Duits noodgeld uit de Hilversumse Meent

Ik kende dit geld nog uit mijn jeugd. Oom Willie van de Graaf Florislaan 6 uit Bussum had er een doos vol van. De miljoenen en de miljarden lagen voor het opscheppen. Onlangs kreeg ik echter iets bijzonders onder ogen.
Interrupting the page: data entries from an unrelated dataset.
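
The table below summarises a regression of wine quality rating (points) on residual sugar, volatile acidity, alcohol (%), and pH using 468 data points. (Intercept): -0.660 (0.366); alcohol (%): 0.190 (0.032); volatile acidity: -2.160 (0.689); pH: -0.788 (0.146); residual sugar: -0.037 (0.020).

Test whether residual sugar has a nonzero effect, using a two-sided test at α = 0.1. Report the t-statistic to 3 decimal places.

t = -1.850

Read off: b = -0.037, SE = 0.020 for residual sugar.
H₀: β₁ = 0 vs H₁: β₁ ≠ 0.
t = -0.037 / 0.020 = -1.850.
df = n − k − 1 = 468 − 4 − 1 = 463.
Two-sided p ≈ 0.0650, which is < 0.1, so reject H₀.
There is evidence that residual sugar is associated with wine quality rating, holding the other predictors fixed.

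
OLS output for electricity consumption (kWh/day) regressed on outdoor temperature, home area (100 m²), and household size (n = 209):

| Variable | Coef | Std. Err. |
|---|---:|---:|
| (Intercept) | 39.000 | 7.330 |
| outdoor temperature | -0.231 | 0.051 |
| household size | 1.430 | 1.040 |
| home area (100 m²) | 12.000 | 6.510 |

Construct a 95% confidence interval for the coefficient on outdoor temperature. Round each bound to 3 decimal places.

(-0.332, -0.130)

Read off: b = -0.231, SE = 0.051 for outdoor temperature.
df = n − k − 1 = 209 − 3 − 1 = 205.
t* = t_{0.025, 205} = 1.971603.
Margin = t* × SE = 1.971603 × 0.051 = 0.10055.
CI: -0.231 ± 0.10055 → (-0.332, -0.130).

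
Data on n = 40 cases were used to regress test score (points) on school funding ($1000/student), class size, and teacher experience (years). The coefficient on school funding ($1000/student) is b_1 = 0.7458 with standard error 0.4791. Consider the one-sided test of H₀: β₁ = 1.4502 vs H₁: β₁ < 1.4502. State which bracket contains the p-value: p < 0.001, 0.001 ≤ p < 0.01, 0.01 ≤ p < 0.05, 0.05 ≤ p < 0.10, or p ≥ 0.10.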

Soms krijg ik een mailtje van een lieve oude vrouw van de Hilversumse Meent. Ik doe weleens een klein klusje voor haar (91 jaar!) en dan heeft ze een paar spulletjes voor mij. Zo ook kort geleden. Ik kwam thuis met een paar veelbelovende kartonnen doosjes vol snuisterijen en boekjes. Ook een dikke enveloppe, met daarin een klein stapeltje Duits noodgeld. Een paar grote lappen van duizenden marken en wat simpelere van 100. Mijn aandacht werd meteen getrokken door een stuk of twintig nog geheel onbezoedelde biljetten van een paar steden: pfenningen en marken. Het bijzonderst waren bij nadere beschouwing echter biljetten van 25, 50, 100, 300 en 1000 mark van de stad Bielefeld. Bij 'biljetten' denk je meteen aan papier, maar deze bleken van stof te zijn: linnen en pure zijde! Dat van linnen, het 100 markbiljet, was zelfs zo gemaakt dat het leek alsof het een klein sierkleedje was. In die dagen, rond 1920-1921, was er in Duitsland hyperinflatie gaande en het geld had geen waarde meer. Kocht je 's ochtends een brood voor 1000 mark, dan was het 's avonds al 10.000. Er was geen waardegevoel meer en bijna geen papier om te drukken. Restanten stof, spaanders hout, stukken leer, of voor munten porselein, werden nu gebruikt. Het noodgeld is nu in handen van een verzamelaar.